O conhecimento antropológico, quando usado de maneira prática em direção ao dia a dia corporativo, pode não apenas analisar e interpretar a realidade, mas também transformá-la. Porque ele nos desafia a questionar nossas certezas e a construir novos caminhos para entender o mundo, tornando-se uma ferramenta poderosa para criar narrativas que reflitam uma diversidade de perspectivas e experiências. A antropologia, portanto, não é apenas uma ciência do estudo das humanidades, mas também uma prática de inovação e mudança social, que nos convida a repensar o mundo de formas mais inclusivas e justas.

Diante da robustez dessa ciência, e por extensão da narrativa acima, naturalmente seu uso no universo de negócios é cada vez mais requisitado. E como não é algo trivial, por óbvio é custoso.

Ao longo da minha formação como antropóloga, aprendi que uma das lições mais valiosas é questionar constantemente minhas próprias certezas. Não me refiro ao exercício da matriz de hipóteses, tão presente no cotidiano dos antropólogos, mas aos padrões que moldam nosso dia a dia, desde as ações mais triviais até nossos valores mais profundos.

Duvido do que vejo, compreendendo que, muitas vezes, aquilo que parece ser real é, na verdade, uma construção social.

Com essa perspectiva crítica e questionadora, percebi que minha atuação como pesquisadora poderia transcender os limites tradicionais do espaço acadêmico. Hoje, me realizo ao encontrar colegas que aplicam o conhecimento antropológico em diversas áreas, sempre com um olhar crítico e inovador.

Nesse sentido, o uso no dia a dia dos negócios passa a ser uma peça importante no tabuleiro das macro decisões, porque a antropologia consegue usar as lentes dos pequenos desdobramentos. Nesse sentido, o ato de plugar em projeto reforça a tese do “as a service”.

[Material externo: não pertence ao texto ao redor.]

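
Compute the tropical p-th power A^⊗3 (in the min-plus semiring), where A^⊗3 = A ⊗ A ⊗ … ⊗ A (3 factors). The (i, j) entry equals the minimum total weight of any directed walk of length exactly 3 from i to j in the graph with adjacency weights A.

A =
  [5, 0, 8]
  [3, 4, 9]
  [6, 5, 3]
A^⊗3 =
  [7, 3, 11]
  [6, 7, 12]
  [9, 8, 9]

Each entry (A^⊗3)_ij equals the minimum over all length-3 walks i = v_0 → v_1 → … → v_3 = j of Σ_t A[v_t][v_{t+1}]. For example, for (i, j) = (0, 2) we minimise over 9 possible intermediate vertex sequences; the minimum is 11, attained along the walk 0 → 1 → 0 → 2.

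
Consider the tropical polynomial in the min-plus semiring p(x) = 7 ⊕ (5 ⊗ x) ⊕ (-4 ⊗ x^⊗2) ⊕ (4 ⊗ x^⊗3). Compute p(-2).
p(-2) = -8

A tropical monomial a ⊗ x^⊗i evaluates to a + i · x. Evaluating each term at x = -2:
  Term 0 contributes 7 + 0 · -2 = 7
  Term 1 contributes 5 + 1 · -2 = 3
  Term 2 contributes -4 + 2 · -2 = -8
  Term 3 contributes 4 + 3 · -2 = -2
p(-2) = ⊕ of these = min[7, 3, -8, -2] = -8.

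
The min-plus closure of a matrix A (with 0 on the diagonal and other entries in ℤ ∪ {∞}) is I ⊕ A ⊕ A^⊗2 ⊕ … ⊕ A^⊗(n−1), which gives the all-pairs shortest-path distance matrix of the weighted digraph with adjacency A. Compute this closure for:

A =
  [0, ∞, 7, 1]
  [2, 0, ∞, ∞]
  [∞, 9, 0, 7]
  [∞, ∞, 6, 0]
Closure =
  [0, 16, 7, 1]
  [2, 0, 9, 3]
  [11, 9, 0, 7]
  [17, 15, 6, 0]

This is the Floyd-Warshall all-pairs shortest-path computation. For each intermediate vertex k = 0, 1, …, 3, update dist[i][j] ← min(dist[i][j], dist[i][k] + dist[k][j]). The final matrix gives, for each (i, j), the minimum total weight of any directed path from i to j (possibly empty when i = j).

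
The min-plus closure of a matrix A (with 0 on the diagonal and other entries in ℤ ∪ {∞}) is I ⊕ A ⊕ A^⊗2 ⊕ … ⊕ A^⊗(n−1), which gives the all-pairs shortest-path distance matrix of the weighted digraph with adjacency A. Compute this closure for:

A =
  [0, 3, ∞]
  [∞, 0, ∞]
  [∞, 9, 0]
Closure =
  [0, 3, ∞]
  [∞, 0, ∞]
  [∞, 9, 0]

This is the Floyd-Warshall all-pairs shortest-path computation. For each intermediate vertex k = 0, 1, …, 2, update dist[i][j] ← min(dist[i][j], dist[i][k] + dist[k][j]). The final matrix gives, for each (i, j), the minimum total weight of any directed path from i to j (possibly empty when i = j).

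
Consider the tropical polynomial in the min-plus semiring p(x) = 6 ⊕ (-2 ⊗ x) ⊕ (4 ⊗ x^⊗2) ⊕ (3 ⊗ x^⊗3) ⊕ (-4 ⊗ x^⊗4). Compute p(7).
p(7) = 5

A tropical monomial a ⊗ x^⊗i evaluates to a + i · x. Evaluating each term at x = 7:
  Term 0 contributes 6 + 0 · 7 = 6
  Term 1 contributes -2 + 1 · 7 = 5
  Term 2 contributes 4 + 2 · 7 = 18
  Term 3 contributes 3 + 3 · 7 = 24
  Term 4 contributes -4 + 4 · 7 = 24
p(7) = ⊕ of these = min[6, 5, 18, 24, 24] = 5.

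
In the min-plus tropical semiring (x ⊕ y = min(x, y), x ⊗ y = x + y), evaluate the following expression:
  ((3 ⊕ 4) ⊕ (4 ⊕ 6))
((3 ⊕ 4) ⊕ (4 ⊕ 6)) = 3

Expand innermost to outermost. Recall ⊕ takes the minimum of its arguments and ⊗ takes their sum. Working out the expression ((3 ⊕ 4) ⊕ (4 ⊕ 6)) gives 3.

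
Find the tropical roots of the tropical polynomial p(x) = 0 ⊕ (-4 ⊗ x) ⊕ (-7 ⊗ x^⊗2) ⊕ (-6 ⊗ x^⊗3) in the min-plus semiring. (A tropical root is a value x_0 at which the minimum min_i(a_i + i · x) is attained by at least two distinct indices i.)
Roots: {-1, 3, 4}

Each tropical root is a break point of the lower envelope of the lines y = a_i + i · x (there are 4 lines, with slopes 0, 1, ..., 3). Only the lines that attain the minimum somewhere contribute to roots; other lines are dominated. Here the surviving (envelope) indices are i = 3, i = 2, i = 1, i = 0.
Intersections between consecutive envelope lines give the roots: for adjacent envelope indices i < j the intersection is x = (a_i − a_j) / (j − i). Reading off the sorted break points: {-1, 3, 4}.
Verification: at each break x_0, at least two indices attain the minimum of min_i(a_i + i · x_0).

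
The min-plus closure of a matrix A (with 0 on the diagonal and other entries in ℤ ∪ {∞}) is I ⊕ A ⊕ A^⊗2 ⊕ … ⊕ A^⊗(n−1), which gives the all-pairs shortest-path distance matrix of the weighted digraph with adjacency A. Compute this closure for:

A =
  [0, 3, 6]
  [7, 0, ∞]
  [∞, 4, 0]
Closure =
  [0, 3, 6]
  [7, 0, 13]
  [11, 4, 0]

This is the Floyd-Warshall all-pairs shortest-path computation. For each intermediate vertex k = 0, 1, …, 2, update dist[i][j] ← min(dist[i][j], dist[i][k] + dist[k][j]). The final matrix gives, for each (i, j), the minimum total weight of any directed path from i to j (possibly empty when i = j).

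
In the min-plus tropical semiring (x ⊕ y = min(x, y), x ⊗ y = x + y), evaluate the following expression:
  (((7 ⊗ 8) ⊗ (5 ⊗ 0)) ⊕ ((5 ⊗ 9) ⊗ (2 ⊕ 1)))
(((7 ⊗ 8) ⊗ (5 ⊗ 0)) ⊕ ((5 ⊗ 9) ⊗ (2 ⊕ 1))) = 15

Expand innermost to outermost. Recall ⊕ takes the minimum of its arguments and ⊗ takes their sum. Working out the expression (((7 ⊗ 8) ⊗ (5 ⊗ 0)) ⊕ ((5 ⊗ 9) ⊗ (2 ⊕ 1))) gives 15.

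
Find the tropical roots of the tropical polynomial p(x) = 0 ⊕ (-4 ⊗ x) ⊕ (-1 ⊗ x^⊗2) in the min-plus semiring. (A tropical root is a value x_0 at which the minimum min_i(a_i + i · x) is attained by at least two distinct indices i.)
Roots: {-3, 4}

Each tropical root is a break point of the lower envelope of the lines y = a_i + i · x (there are 3 lines, with slopes 0, 1, ..., 2). Only the lines that attain the minimum somewhere contribute to roots; other lines are dominated. Here the surviving (envelope) indices are i = 2, i = 1, i = 0.
Intersections between consecutive envelope lines give the roots: for adjacent envelope indices i < j the intersection is x = (a_i − a_j) / (j − i). Reading off the sorted break points: {-3, 4}.
Verification: at each break x_0, at least two indices attain the minimum of min_i(a_i + i · x_0).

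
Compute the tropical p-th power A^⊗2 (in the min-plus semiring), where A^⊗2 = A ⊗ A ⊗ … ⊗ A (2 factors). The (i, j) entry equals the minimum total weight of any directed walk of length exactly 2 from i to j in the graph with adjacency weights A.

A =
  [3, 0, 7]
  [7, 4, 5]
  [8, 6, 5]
A^⊗2 =
  [6, 3, 5]
  [10, 7, 9]
  [11, 8, 10]

Each entry (A^⊗2)_ij equals the minimum over all length-2 walks i = v_0 → v_1 → … → v_2 = j of Σ_t A[v_t][v_{t+1}]. For example, for (i, j) = (0, 2) we minimise over 3 possible intermediate vertex sequences; the minimum is 5, attained along the walk 0 → 1 → 2.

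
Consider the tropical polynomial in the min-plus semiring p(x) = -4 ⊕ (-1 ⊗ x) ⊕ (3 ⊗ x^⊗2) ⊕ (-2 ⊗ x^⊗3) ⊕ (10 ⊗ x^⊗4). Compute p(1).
p(1) = -4

A tropical monomial a ⊗ x^⊗i evaluates to a + i · x. Evaluating each term at x = 1:
  Term 0 contributes -4 + 0 · 1 = -4
  Term 1 contributes -1 + 1 · 1 = 0
  Term 2 contributes 3 + 2 · 1 = 5
  Term 3 contributes -2 + 3 · 1 = 1
  Term 4 contributes 10 + 4 · 1 = 14
p(1) = ⊕ of these = min[-4, 0, 5, 1, 14] = -4.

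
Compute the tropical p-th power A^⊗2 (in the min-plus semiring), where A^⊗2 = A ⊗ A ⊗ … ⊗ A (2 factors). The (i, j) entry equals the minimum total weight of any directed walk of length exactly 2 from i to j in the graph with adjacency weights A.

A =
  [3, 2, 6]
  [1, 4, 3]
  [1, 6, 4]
A^⊗2 =
  [3, 5, 5]
  [4, 3, 7]
  [4, 3, 7]

Each entry (A^⊗2)_ij equals the minimum over all length-2 walks i = v_0 → v_1 → … → v_2 = j of Σ_t A[v_t][v_{t+1}]. For example, for (i, j) = (0, 2) we minimise over 3 possible intermediate vertex sequences; the minimum is 5, attained along the walk 0 → 1 → 2.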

Porque vejamos. A antropologia, como enfatizado por Eliane Cantarino O’Dwyer em “O papel social do antropólogo”, demonstra seu valor prático ao interagir com outras áreas, como o direito. O’Dwyer explora como o saber antropológico pode ser uma ferramenta poderosa nos debates públicos sobre os direitos de populações indígenas, quilombolas e outras comunidades tradicionais. Por meio da produção de laudos antropológicos, os profissionais dessa área do conhecimento humano ajudam a legitimar publicamente os direitos dessas comunidades e grupos, desempenhando um papel fundamental no reconhecimento de seus direitos constitucionais.

Essa abordagem prática do conhecimento antropológico está alinhada com a visão da filósofa e historiadora Isabelle Stengers, que argumenta a favor de uma “cosmopolítica”, ou seja, a necessidade de incluir diferentes paradigmas e realidades na construção do saber. Stengers sugere que o conhecimento não deve se limitar aos parâmetros da racionalidade tradicional, mas também considerar outras formas de entender o mundo, valorizando o sutil e o intangível como evidências válidas. Essa perspectiva abre espaço para que a antropologia não seja apenas um campo teórico, mas uma prática transformadora que desafia as narrativas convencionais e cria novas possibilidades de entendimento.

Na prática, isso significa que o conhecimento antropológico pode ser aplicado para reimaginar e redefinir as normas e expectativas sociais. Por exemplo, O’Dwyer discute como o termo “quilombola” foi ressignificado, promovendo uma nova compreensão dos direitos territoriais dessas comunidades. Esse processo de ressignificação é um exemplo claro de como o saber antropológico pode influenciar e moldar políticas públicas, ampliando a maneira como o Estado reconhece e interage com as comunidades tradicionais.

Além disso, o conhecimento antropológico pode oferecer novas maneiras de entender os desafios contemporâneos. Ao estudar a situação dos grupos indígenas Awá-Guajá, no Estado do Maranhão, por exemplo, vemos como a antropologia pode revelar formas modernas de opressão. Esse tipo de análise não apenas ilumina as injustiças atuais, mas também oferece caminhos para a construção de políticas mais justas e inclusivas.

Em minha própria prática, procuro aplicar essas lições ao meu trabalho. Em uma recente pesquisa para um cliente, utilizei a abordagem da “cosmopolítica de Stengers” para entender melhor as motivações de seus interlocutores e ampliar a compreensão de um fenômeno de interesse estratégico. Ao incorporar diferentes perspectivas e valorizar o sutil, fui capaz de fornecer insights mais profundos e criar uma narrativa que ultrapassa as explicações convencionais para mediação de redes de produção e a negociação a partir dos valores dos produtores.

Um bom exemplo é o evento realizado na capital paraense, Belém, no início de agosto deste ano,  batizado como Bioeconomy Amazon Summit (BAS). Organizado pela gestora de fundos de venture corporate KPTL e o Pacto Global da Organização das Nações Unidas (ONU) – Rede Brasil, o BAS procurou estabelecer uma ponte entre fundos de investimento e empreendedores da bioeconomia. Sem deixar de buscar uma conexão mais genuína com os povos originários, representados por lideranças indígenas da Amazônia em roda de saberes ancestrais e outras inserções ao longo do dia. Estive em uma dessas rodas de conversa e encaro como um movimento relevante.

Desta forma, enxergo que o conhecimento antropológico é capaz de prover transformações profundas no contexto onde é inserido. E isso é poderoso, porque destrói certezas e abre espaço para caminhos outros, que no conforto da prática diária naturalmente os repelem.

Em outras palavras, quando conectado em determinadas etapas do projeto, a antropologia reúne predicados científicos para dirimir dúvidas, ajustar certezas e promover o melhor resultado possível. Que o diga a jornada do cliente.